A lot of people sat up and took notice when Google announced their book-scanning initiative. And not for nothing; when a company as powerful and innovative as Google says they are going to do something, it’s usually worth watching.
Per my earlier promise, I’ve been sniffing around this new Google site. From the PDF Perspective, then, a brief review of Google Book Search.
The end-product of a massive scanning project, Google Book Search is intended to eventually span millions of books. For many works in the public-domain, Google makes complete cover-to-cover scans of the book available to users as images in an online viewer and also… you guessed it, as a PDF.
The Imaging Work
Overall, the scanning quality is average, perhaps very slightly above average. The black and white pages from each book have are captured with JBIG2 compression, and are overlaid by a clever grayscale “screen” to produce the “patina” of an old document. Nice touch – it keeps the file-size very low indeed while preserving at least some of the “atmospherics” of an old book. Google managed to suppress edge-artifacts for the most part, but I’ve certainly noticed errors which should have been caught during imaging… about 1 in 300 pages or so has a boo-boo of some sort. Not too bad, but not too good either. For the price they are doubtless paying (and charging) for the service, I’m sure Google thinks it’s just fine the way it is.
This gadget displays an image of each page in your browser window, complete with buttons to move forward or backwards through pages, or to goto a specific page. If you’re looking at the page as the result of a text-search, your search-term is highlighted, although this works less well than it should – the highlight is usually “off”.

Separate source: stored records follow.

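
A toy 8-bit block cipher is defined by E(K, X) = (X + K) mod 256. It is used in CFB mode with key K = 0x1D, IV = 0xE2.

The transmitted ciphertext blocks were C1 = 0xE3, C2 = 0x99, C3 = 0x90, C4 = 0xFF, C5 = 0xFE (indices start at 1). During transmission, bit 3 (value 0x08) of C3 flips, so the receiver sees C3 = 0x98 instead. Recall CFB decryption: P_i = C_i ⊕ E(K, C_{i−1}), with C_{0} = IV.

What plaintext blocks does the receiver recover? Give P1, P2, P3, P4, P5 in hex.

Only C3 changed, to 0x98. In CFB, a change in C_i flips the same bit in P_i and garbles P_{i+1}. Decrypting the received ciphertext:
P1: E(K, 0xE2) = 0xFF; 0xE3 ⊕ 0xFF = 0x1C.
P2: E(K, 0xE3) = 0x00; 0x99 ⊕ 0x00 = 0x99.
P3: E(K, 0x99) = 0xB6; 0x98 ⊕ 0xB6 = 0x2E.
P4: E(K, 0x98) = 0xB5; 0xFF ⊕ 0xB5 = 0x4A.
P5: E(K, 0xFF) = 0x1C; 0xFE ⊕ 0x1C = 0xE2.
Blocks that differ from the original plaintext: P3, P4.

P1 = 0x1C, P2 = 0x99, P3 = 0x2E, P4 = 0x4A, P5 = 0xE2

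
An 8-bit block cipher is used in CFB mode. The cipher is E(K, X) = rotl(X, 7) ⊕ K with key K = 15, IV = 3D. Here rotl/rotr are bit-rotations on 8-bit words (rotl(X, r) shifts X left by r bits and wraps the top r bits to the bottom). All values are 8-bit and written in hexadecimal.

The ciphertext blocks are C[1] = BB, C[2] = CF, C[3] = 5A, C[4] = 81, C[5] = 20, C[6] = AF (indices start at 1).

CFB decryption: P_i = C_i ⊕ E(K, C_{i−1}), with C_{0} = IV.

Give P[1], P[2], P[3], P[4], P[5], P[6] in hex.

P[1] = 30, P[2] = 07, P[3] = A8, P[4] = B9, P[5] = F5, P[6] = AA

P[1]: E(K, 3D) = 8B; BB ⊕ 8B = 30.
P[2]: E(K, BB) = C8; CF ⊕ C8 = 07.
P[3]: E(K, CF) = F2; 5A ⊕ F2 = A8.
P[4]: E(K, 5A) = 38; 81 ⊕ 38 = B9.
P[5]: E(K, 81) = D5; 20 ⊕ D5 = F5.
P[6]: E(K, 20) = 05; AF ⊕ 05 = AA.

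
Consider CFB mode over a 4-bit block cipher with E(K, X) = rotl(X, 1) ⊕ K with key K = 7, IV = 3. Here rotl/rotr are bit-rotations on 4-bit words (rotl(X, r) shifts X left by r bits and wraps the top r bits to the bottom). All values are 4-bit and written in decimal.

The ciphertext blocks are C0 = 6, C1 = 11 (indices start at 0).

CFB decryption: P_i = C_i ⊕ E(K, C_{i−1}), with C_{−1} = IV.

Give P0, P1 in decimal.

P0: E(K, 3) = 1; 6 ⊕ 1 = 7.
P1: E(K, 6) = 11; 11 ⊕ 11 = 0.

P0 = 7, P1 = 0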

The book’s own Table of Contents is provided via adjacent links, as is information about the publisher and current editions available in print.
The downloadable PDF files
The first thing to say about the files I’ve downloaded from Google Book Search is that they are very “lightweight” – from 8 to 20 kb per page in size for “black and white” pages. Very nice… but in their zeal to produce the SMALLEST possible PDF files, the Googlistas left something important (actually two somethings) OUT.

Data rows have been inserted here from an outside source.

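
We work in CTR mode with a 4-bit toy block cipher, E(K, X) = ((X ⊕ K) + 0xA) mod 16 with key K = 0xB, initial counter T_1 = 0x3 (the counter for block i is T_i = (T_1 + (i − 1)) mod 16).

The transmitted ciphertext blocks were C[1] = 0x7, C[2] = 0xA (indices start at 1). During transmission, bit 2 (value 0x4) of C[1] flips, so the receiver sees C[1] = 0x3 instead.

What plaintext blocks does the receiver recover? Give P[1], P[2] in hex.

P[1] = 0x1, P[2] = 0x3

CTR decryption: S_i = E(K, T_i) where T_i is the counter for block i; P_i = C_i ⊕ S_i.
Only C[1] changed, to 0x3. In CTR, a change in C_i flips the same bit in P_i only; the keystream is unaffected. Decrypting the received ciphertext:
P[1]: T = 0x3, S = E(K, T) = 0x2; 0x3 ⊕ 0x2 = 0x1.
P[2]: T = 0x4, S = E(K, T) = 0x9; 0xA ⊕ 0x9 = 0x3.
Blocks that differ from the original plaintext: P[1].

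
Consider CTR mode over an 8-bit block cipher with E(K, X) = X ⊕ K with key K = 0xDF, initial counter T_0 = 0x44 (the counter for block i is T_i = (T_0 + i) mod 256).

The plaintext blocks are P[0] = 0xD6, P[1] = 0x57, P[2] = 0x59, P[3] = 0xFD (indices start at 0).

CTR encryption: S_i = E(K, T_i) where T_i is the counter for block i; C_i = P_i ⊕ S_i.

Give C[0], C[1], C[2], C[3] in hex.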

- There’s no searchable text! Users who want to locate a word or phrase are out of luck. OK, they want you to do your searching online, not offline… fair enough. But if you were thinking about doing something offline that involves text search or extraction, you better reconsider.
- The OCR engine used to generate the text needed to support the full-text search feature online is so-so at best. I suspect it was selected for speed and robustness rather than quality. In fact, I’ll go further, and guess that Google wrote their own OCR engine. Either way, they could have done better.
- There aren’t any bookmarks! Users who might prefer to actually NAVIGATE a 300 page book rather than simply turn pages are also… you guessed it… out of luck.
- Since they don’t include text, the files are (can’t be) tagged, and are completely inaccessible to disabled users.
- File properties are left at Acrobat defaults. Clearly the presentation of the PDF (ie, the end-user experience) doesn’t overly concern the Googlistas.
Overall, the service is, of course, free, so whining about it most likely won’t change anything. It’s a good thing too… I recently found a fascinating “Glossary of Words Pertaining to the Dialect of Mid-Yorkshire” from the 1870s.
If I could ask them to change ONE thing, it would be this: It’s clear that Google is capturing the necessary metadata (how else do they create links for a table of contents on their site) when they scan the book, so it’s really mysterious why they don’t go ahead and slap that data into each PDF in the form of Bookmarks. Who knows? If Google Google’s this blog post, maybe they’ll fix it!
by Duff Johnson